UEMOA : les banques et le fisc cherchent à s’accorder sur les règles prudentielles

UEMOA : les banques et le fisc cherchent à s’accorder sur les règles prudentielles
L’harmonisation de la fiscalité directe au sein des banques opérant dans l’espace de l’Union économique et monétaire ouest africaine (UEMOA) est au centre d’un échange entre banquiers, financiers et fiscalistes, amorcé à Dakar en vue de dissiper l’incompréhension existant notamment entre banques commerciales, établissements financiers et administration fiscale des pays de la zone monétaire, a constaté APA jeudi.
La rencontre de deux jours porte sur les provisions constituées par les banques en application des règles prudentielles de la Banque centrale des Etats de l’Afrique de l’Ouest (BCEAO), en vue de faciliter le processus d’harmonisation.
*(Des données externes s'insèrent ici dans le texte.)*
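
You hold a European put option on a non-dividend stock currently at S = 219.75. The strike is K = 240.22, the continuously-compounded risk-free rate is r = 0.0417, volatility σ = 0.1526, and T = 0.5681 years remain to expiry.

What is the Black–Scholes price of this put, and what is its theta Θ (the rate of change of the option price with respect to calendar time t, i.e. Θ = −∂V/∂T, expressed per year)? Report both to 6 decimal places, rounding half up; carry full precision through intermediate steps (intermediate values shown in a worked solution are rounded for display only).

σ√T = 0.1526·√0.5681 = 0.115018
d₁ = (ln(S/K) + (r+σ²/2)T) / (σ√T) = (ln(219.75/240.22) + (0.0417+0.1526²/2)·0.5681) / 0.115018 = (-0.089065 + 0.030304) / 0.115018 = -0.510877
d₂ = d₁ − σ√T = -0.510877 − 0.115018 = -0.625896
e^{−rT} = e^{−0.0417·0.5681} = 0.976589
N(−d₁) = 0.695282,  N(−d₂) = 0.734308
Put price V = K·e^{−rT}·N(−d₂) − S·N(−d₁) = 172.265891 − 152.788128 = 19.477764
φ(d₁) = (1/√(2π))·e^{−d₁²/2} = 0.350135
Θ = −S·φ(d₁)·σ/(2√T) + r·K·e^{−rT}·N(−d₂) = −7.788908 + 7.183488 = -0.605420

price = 19.477764
Θ = -0.605420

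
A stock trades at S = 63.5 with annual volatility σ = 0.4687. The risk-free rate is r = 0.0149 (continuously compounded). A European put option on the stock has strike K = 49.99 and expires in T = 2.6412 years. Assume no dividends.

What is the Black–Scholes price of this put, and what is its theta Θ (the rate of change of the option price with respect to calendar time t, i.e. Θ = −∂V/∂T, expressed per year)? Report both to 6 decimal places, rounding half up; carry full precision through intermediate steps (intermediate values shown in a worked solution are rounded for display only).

σ√T = 0.4687·√2.6412 = 0.761720
d₁ = (ln(S/K) + (r+σ²/2)T) / (σ√T) = (ln(63.5/49.99) + (0.0149+0.4687²/2)·2.6412) / 0.761720 = (0.239217 + 0.329463) / 0.761720 = 0.746573
d₂ = d₁ − σ√T = 0.746573 − 0.761720 = -0.015148
e^{−rT} = e^{−0.0149·2.6412} = 0.961410
N(−d₁) = 0.227661,  N(−d₂) = 0.506043
Put price V = K·e^{−rT}·N(−d₂) − S·N(−d₁) = 24.320874 − 14.456455 = 9.864419
φ(d₁) = (1/√(2π))·e^{−d₁²/2} = 0.301911
Θ = −S·φ(d₁)·σ/(2√T) + r·K·e^{−rT}·N(−d₂) = −2.764500 + 0.362381 = -2.402118

price = 9.864419
Θ = -2.402118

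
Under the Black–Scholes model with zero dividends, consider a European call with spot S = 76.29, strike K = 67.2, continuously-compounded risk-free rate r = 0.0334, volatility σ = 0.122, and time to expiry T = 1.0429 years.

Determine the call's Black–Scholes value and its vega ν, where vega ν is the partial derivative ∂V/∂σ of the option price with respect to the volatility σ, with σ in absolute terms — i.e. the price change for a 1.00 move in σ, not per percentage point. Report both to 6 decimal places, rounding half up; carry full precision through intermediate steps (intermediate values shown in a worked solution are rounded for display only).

σ√T = 0.122·√1.0429 = 0.124589
d₁ = (ln(S/K) + (r+σ²/2)T) / (σ√T) = (ln(76.29/67.2) + (0.0334+0.122²/2)·1.0429) / 0.124589 = (0.126869 + 0.042594) / 0.124589 = 1.360170
d₂ = d₁ − σ√T = 1.360170 − 0.124589 = 1.235580
e^{−rT} = e^{−0.0334·1.0429} = 0.965767
N(d₁) = 0.913112,  N(d₂) = 0.891693
Call price V = S·N(d₁) − K·e^{−rT}·N(d₂) = 69.661305 − 57.870436 = 11.790869
φ(d₁) = (1/√(2π))·e^{−d₁²/2} = 0.158188
ν = S·φ(d₁)·√T = 12.324329

price = 11.790869
ν = 12.324329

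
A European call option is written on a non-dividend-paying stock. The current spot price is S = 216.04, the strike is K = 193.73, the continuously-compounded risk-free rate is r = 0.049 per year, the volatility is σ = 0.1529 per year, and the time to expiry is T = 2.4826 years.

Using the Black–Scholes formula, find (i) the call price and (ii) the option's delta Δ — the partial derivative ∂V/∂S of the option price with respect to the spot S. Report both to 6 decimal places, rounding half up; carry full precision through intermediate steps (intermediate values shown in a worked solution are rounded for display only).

price = 48.668707
Δ = 0.859447

σ√T = 0.1529·√2.4826 = 0.240913
d₁ = (ln(S/K) + (r+σ²/2)T) / (σ√T) = (ln(216.04/193.73) + (0.049+0.1529²/2)·2.4826) / 0.240913 = (0.108998 + 0.150667) / 0.240913 = 1.077836
d₂ = d₁ − σ√T = 1.077836 − 0.240913 = 0.836923
e^{−rT} = e^{−0.049·2.4826} = 0.885461
N(d₁) = 0.859447,  N(d₂) = 0.798682
Call price V = S·N(d₁) − K·e^{−rT}·N(d₂) = 185.674843 − 137.006136 = 48.668707
Δ = N(d₁) = 0.859447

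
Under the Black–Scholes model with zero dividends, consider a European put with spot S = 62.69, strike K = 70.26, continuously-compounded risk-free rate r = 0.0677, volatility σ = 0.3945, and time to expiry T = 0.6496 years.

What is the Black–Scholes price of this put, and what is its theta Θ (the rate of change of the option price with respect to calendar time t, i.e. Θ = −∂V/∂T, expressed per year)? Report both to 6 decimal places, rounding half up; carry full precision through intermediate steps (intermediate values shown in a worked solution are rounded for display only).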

La Fédération africaine des banques et établissements financiers (FAPBEF) et le Forum des administrations fiscales (FAF) des pays de l’UEMOA, sont maîtres d’œuvre de cette initiative, déclinée au mois de mars à Yamoussoukro et mise en pratique à Dakar en présence du ministre sénégalais du Budget, Ibrahima Sarr, ainsi qu’un parterre de hauts fonctionnaires de l’administration fiscale.
Il y a nécessité de « se comprendre sur le fondement des activités des banques et en particulier de la déduction des provisions constituées par les banques en application des règles édictées par la BCEAO », a indiqué Gérard D’Here, président du (FAPBEF).
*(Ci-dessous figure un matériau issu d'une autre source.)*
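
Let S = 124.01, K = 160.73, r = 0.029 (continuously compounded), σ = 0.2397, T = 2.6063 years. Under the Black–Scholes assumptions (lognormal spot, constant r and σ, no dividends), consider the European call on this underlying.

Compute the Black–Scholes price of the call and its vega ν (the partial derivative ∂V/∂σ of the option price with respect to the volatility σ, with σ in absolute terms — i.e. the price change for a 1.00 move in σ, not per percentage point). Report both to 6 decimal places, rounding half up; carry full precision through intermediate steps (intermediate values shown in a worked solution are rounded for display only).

σ√T = 0.2397·√2.6063 = 0.386973
d₁ = (ln(S/K) + (r+σ²/2)T) / (σ√T) = (ln(124.01/160.73) + (0.029+0.2397²/2)·2.6063) / 0.386973 = (-0.259364 + 0.150457) / 0.386973 = -0.281434
d₂ = d₁ − σ√T = -0.281434 − 0.386973 = -0.668406
e^{−rT} = e^{−0.029·2.6063} = 0.927203
N(d₁) = 0.389189,  N(d₂) = 0.251937
Call price V = S·N(d₁) − K·e^{−rT}·N(d₂) = 48.263315 − 37.546027 = 10.717288
φ(d₁) = (1/√(2π))·e^{−d₁²/2} = 0.383452
ν = S·φ(d₁)·√T = 76.767933

price = 10.717288
ν = 76.767933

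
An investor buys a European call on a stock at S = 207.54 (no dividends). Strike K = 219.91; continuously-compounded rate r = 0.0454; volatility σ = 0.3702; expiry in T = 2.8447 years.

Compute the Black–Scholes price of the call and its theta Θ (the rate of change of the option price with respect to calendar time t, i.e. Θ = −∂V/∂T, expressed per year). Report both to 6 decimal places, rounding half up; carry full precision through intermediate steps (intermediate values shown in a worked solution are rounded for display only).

σ√T = 0.3702·√2.8447 = 0.624388
d₁ = (ln(S/K) + (r+σ²/2)T) / (σ√T) = (ln(207.54/219.91) + (0.0454+0.3702²/2)·2.8447) / 0.624388 = (-0.057894 + 0.324080) / 0.624388 = 0.426314
d₂ = d₁ − σ√T = 0.426314 − 0.624388 = -0.198074
e^{−rT} = e^{−0.0454·2.8447} = 0.878843
N(d₁) = 0.665060,  N(d₂) = 0.421494
Call price V = S·N(d₁) − K·e^{−rT}·N(d₂) = 138.026647 − 81.460487 = 56.566159
φ(d₁) = (1/√(2π))·e^{−d₁²/2} = 0.364288
Θ = −S·φ(d₁)·σ/(2√T) − r·K·e^{−rT}·N(d₂) = −8.297265 − 3.698306 = -11.995571

price = 56.566159
Θ = -11.995571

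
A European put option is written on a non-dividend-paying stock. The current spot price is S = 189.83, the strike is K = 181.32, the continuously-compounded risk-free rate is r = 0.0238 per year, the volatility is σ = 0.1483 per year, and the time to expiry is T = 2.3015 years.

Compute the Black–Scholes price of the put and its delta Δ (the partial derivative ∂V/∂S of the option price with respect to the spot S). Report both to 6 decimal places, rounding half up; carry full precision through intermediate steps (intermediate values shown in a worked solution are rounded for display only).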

Selon, lui, les banquiers espèrent que la rencontre de Dakar va permettre à l’administration fiscale d’avoir tous les éléments nécessaires en vue d’apprécier la demande pertinente faite par les banques commerciales.
Celles-ci devraient s’évertuer à « faire accepter » aux administrations fiscales les règles issues du dispositif prudentiel qui « oblige les banques à procéder à des déclassements sur certaines créances qui répondent à des normes bien précises et éventuellement faire des provisions si ces créances répondent à un certain nombre de caractéristiques lors de la gestion des risques ».
« L’activité bancaire est basée sur le risque qui est le crédit. Les crédits distribués peuvent avoir des incidents. Dans le cadre de la gestion de la solvabilité des banques, la BCEAO a mis en place un cadre réglementaire pour pouvoir gérer tous les risques qui ont eu des incidents", explique à APA M. Thierno Sy, directeur de la comptabilité et des finances de Attijariwafabank Sénégal.
« Ces risques doivent selon les règles prudentielles être provisionnés », a-t-il précisé soulignant que la banque doit puiser dans ces fonds propres pour couvrir les incidents ».
Selon M. Sy, si la créance ne répond aujourd’hui aux normes appelées créances saines, elles doivent être déclassées, autrement dit transférées au contentieux et provisionnées en cas de défaut de garanties nécessaires.
Le président de la FAPBEF soulignera dans son allocution de bienvenue que pour « provisionner », la banque puise dans ses fonds propres qui constituent un élément « fondamental dans la solvabilité et la viabilité des banques ».
Cette provision doit être déductible telle que le veut le dispositif prudentiel. Or le refus de cette déductibilité par l’administration fiscale peut aller jusqu’à jouer sur la pérennité du système financier, a-t-il averti.
En revanche le directeur général des impôts et domaines du Sénégal, M. Amadou Ba se veut moins alarmiste, estimant que l’administration fiscale a des règles strictes, de justification des dites provisions.
« Les banques constituent un métier particulier par rapport aux autres activités du secteur de l’économie. Il y a un problème avec elles sur les provisions. Elles ont des règles très prudentielles, c’est une bonne chose puisqu’elle permet de garantir viabilité de la banque dans le futur, mais pour l’administration fiscale cela est perçue comme une minorisation du bénéfice », a-t-il poursuivi.
Il s’agit de deux intérêts « opposés dans l’immédiat », mais les banquiers et l’administration fiscale sont convaincus de s’entendre au à l’issue de leur rencontre qui s’achève vendredi.